Throughout March, though, the connector trail will be groomed and maintained to allow skiers to participate in Marathon March. Participants are encouraged to time themselves and self-report to the ski club, said Kenny Daher, a member of the club’s board of directors. Skiers are also welcome to just get outside and enjoy the course.

Since times will be so variable throughout the month due to different weather conditions, there won’t be prizes given out for top finishers, Daher said. However, those who register for the event will be entered to win door prizes. Registration is open now on the ski club’s website at knsc.clubexpress.com.

Those who register will get an email confirmation that includes access to a form to self-report their course times.

The majority of the 42-kilometer course crosses state, Kenai Peninsula Borough and Cook Inlet Regional Corporation-owned lands. There is a portion of the course that goes through private lands, and Daher said the landowners have collaborated with Kachemak Nordic Ski Club to allow access for the month-long event.

This year’s race alternative will allow people to keep their distance while still giving them the taste of Homer’s ski trails Daher said many people have been missing since the last race was canceled.

“It’s really accommodating of social distancing,” he said of Marathon March.

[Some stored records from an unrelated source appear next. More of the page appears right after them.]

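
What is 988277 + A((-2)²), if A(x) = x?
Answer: 988281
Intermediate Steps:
988277 + A((-2)²) = 988277 + (-2)² = 988277 + 4 = 988281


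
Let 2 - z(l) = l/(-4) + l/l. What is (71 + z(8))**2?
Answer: 5476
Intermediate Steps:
z(l) = 1 + l/4 (z(l) = 2 - (l/(-4) + l/l) = 2 - (l*(-1/4) + 1) = 2 - (-l/4 + 1) = 2 - (1 - l/4) = 2 + (-1 + l/4) = 1 + l/4)
(71 + z(8))**2 = (71 + (1 + (1/4)*8))**2 = (71 + (1 + 2))**2 = (71 + 3)**2 = 74**2 = 5476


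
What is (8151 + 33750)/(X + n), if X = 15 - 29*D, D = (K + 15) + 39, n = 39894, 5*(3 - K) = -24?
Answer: 69835/63528 ≈ 1.0993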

More than that, Daher said the event is an opportunity to recognize and appreciate not only the extensive trail system, but the volunteers who groom and maintain Homer’s ski trails.

“We’re going to kind of make it more of a celebration for the really awesome groomers and this great resource,” he said.

Daher said he hopes participants in Marathon March will take the opportunity to ski a trail that they might not be particularly familiar with. The Marathon Connector Trail has been in place for a few year, but is not reliable or accessible year round, making it slightly more elusive.

“I hope they get a great day of skiing a potentially new trail to them,” Daher said. “… Maybe in that manner, they’re going to see all the great work the groomers have been up to.”

Maintaining Homer’s ski trails is a 100% volunteer operation, Daher said.

He also said he hopes the event will draw more people from outside of Homer to see the area’s winter trails.